A few months before the 2016 election Hillary Clinton announced an ambitious proposal to double federal funding for community health centers.
Reportedly part of a deal to finally clinch Bernie Sanders’ endorsement in advance of the Democratic National Convention, Clinton’s proposal—and its focus on these community health centers—was seen by many (including myself) as a “first step in a true health-care revolution.” There’s lots of evidence on the efficacy of community health centers, as I wrote at the time:
Numerous studies have confirmed that community health centers provide excellent care. They reduce infant mortality rates, reduce mortality rates for older Americans, reduce racial and ethnic disparities in health outcomes, and more successfully deliver preventative care to high-risk patient populations than non-community health center providers. Their ability to erase deeply entrenched racial health disparities is particularly impressive.
Two new papers out in the latest issue of Health Affairs explore a different question, one that’s particularly interesting in light of the looming repeal or reform of the Affordable Care Act: How did the ACA Medicaid expansions affect community health centers?
The ACA included a few different mechanisms with the potential to improve the fates of community health centers. First, it allocated substantial additional funding in federal grants to the facilities; second, as the chart to the left (from the Kaiser Family Foundation) illustrates, community health centers disproportionately serve low-income patients, exactly the sort of people who were newly eligible for health insurance under the ACA’s Medicaid expansions.
In the first paper, the researchers Xinxin Ha, Qian Luo, and Leighton Ku found that community health centers did indeed benefit from the Medicaid expansions, in the form of more capacity and a higher proportion of patients with insurance. Between 2014 and 2015, community health centers in states that expanded Medicaid “had a 5 percent higher total patient volume, larger shares of Medicaid patients, smaller shares of uninsured patients, and increases in overall visits and mental health visits, compared to centers in non-expansion states,” the researchers write. Meanwhile, the larger federal grant funding associated with the ACA was a bonus, and was associated with “increases in numbers of patients and of overall, medical, and preventive service visits,” according to the paper.
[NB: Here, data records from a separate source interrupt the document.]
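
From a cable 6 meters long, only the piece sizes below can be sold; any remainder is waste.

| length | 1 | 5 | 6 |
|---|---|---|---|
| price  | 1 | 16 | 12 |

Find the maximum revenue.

17

Let r[k] be the best obtainable value from length k. For each k, try every first piece i and keep the best of price[i] + r[k−i].
r[1] = 1
r[2] = 2  (first piece 1, then r[1]=1)
r[3] = 3  (first piece 1, then r[2]=2)
r[4] = 4  (first piece 1, then r[3]=3)
r[5] = 16
r[6] = 17  (first piece 1, then r[5]=16)
One optimal cutting: 5 + 1 → 17.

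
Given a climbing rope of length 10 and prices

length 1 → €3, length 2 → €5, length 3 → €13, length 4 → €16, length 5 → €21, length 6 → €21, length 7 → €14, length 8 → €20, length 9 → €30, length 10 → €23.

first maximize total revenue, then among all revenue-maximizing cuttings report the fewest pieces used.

2

Consider every possible first cut. r[k] is the best of p[i]+r[k−i] over all sellable i≤k.
r[1] = 3
r[2] = 6  (first piece 1, then r[1]=3)
r[3] = 13
r[4] = 16  (first piece 1, then r[3]=13)
r[5] = 21
r[6] = 26  (first piece 3, then r[3]=13)
r[7] = 29  (first piece 1, then r[6]=26)
r[8] = 34  (first piece 3, then r[5]=21)
r[9] = 39  (first piece 3, then r[6]=26)
r[10] = 42  (first piece 1, then r[9]=39)
Maximum revenue is €42.
Now minimize piece count subject to staying optimal: for each k, pieces[k] = 1 + min over i with p[i]+r[k−i]=r[k] of pieces[k−i].
pieces[7] = 2
pieces[8] = 2
pieces[9] = 3
pieces[10] = 2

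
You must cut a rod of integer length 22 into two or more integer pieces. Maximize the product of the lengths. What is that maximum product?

Fill m[k] for k=2..22: at each k try every first piece i and multiply by the better of (k−i) uncut or m[k−i].
m[2] = 1×max(1,0) = 1×1 = 1
m[3] = max(1×2, 2×1) = 2
m[4] = max(1×3, 2×2, 3×1) = 4
m[5] = max(1×4, 2×3, 3×2, 4×1) = 6
m[6] = max(1×6, 2×4, 3×3, 4×2, 5×1) = 9
m[7] = max(1×9, 2×6, 3×4, 4×3, 5×2, 6×1) = 12
m[8] = max(1×12, 2×9, 3×6, …, 6×2, 7×1) = 18
m[9] = max(1×18, 2×12, 3×9, …, 7×2, 8×1) = 27
m[10] = max(1×27, 2×18, 3×12, …, 8×2, 9×1) = 36
m[11] = max(1×36, 2×27, 3×18, …, 9×2, 10×1) = 54
m[12] = max(1×54, 2×36, 3×27, …, 10×2, 11×1) = 81
m[13] = max(1×81, 2×54, 3×36, …, 11×2, 12×1) = 108
m[14] = max(1×108, 2×81, 3×54, …, 12×2, 13×1) = 162
m[15] = max(1×162, 2×108, 3×81, …, 13×2, 14×1) = 243
m[16] = max(1×243, 2×162, 3×108, …, 14×2, 15×1) = 324
m[17] = max(1×324, 2×243, 3×162, …, 15×2, 16×1) = 486
m[18] = max(1×486, 2×324, 3×243, …, 16×2, 17×1) = 729
m[19] = max(1×729, 2×486, 3×324, …, 17×2, 18×1) = 972
m[20] = max(1×972, 2×729, 3×486, …, 18×2, 19×1) = 1458
m[21] = max(1×1458, 2×972, 3×729, …, 19×2, 20×1) = 2187
m[22] = max(1×2187, 2×1458, 3×972, …, 20×2, 21×1) = 2916
One optimal split: 3 + 3 + 3 + 3 + 3 + 3 + 2 + 2; product 3×3×3×3×3×3×2×2 = 2916.

2916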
The second paper — by Megan Cole, Omar Galárraga, Ira B. Wilson, Brad Wright, and Amal N. Trivedi — found that the Medicaid expansions did more than just increase the capacity of health centers and the likelihood that patients would have the necessary health insurance to pay for their care; it actually increased the quality of care provided to those patients. Cole and her co-authors found that, in states that expanded Medicaid, patients at the centers received better medical care along four metrics: “asthma treatment, Pap testing, body mass index assessment, and hypertension control,” as they detail in their paper.
The benefits of these facilities are many: They provide high-quality care to patients who other providers can’t, or won’t, serve; they’re governed by and accountable to the very communities they serve; and they’re often a valuable source of jobs in disadvantaged neighborhoods. And while it’s not yet clear how community health centers will fare under an ACA repeal or reform process, it’s certainly a topic that merits discussion.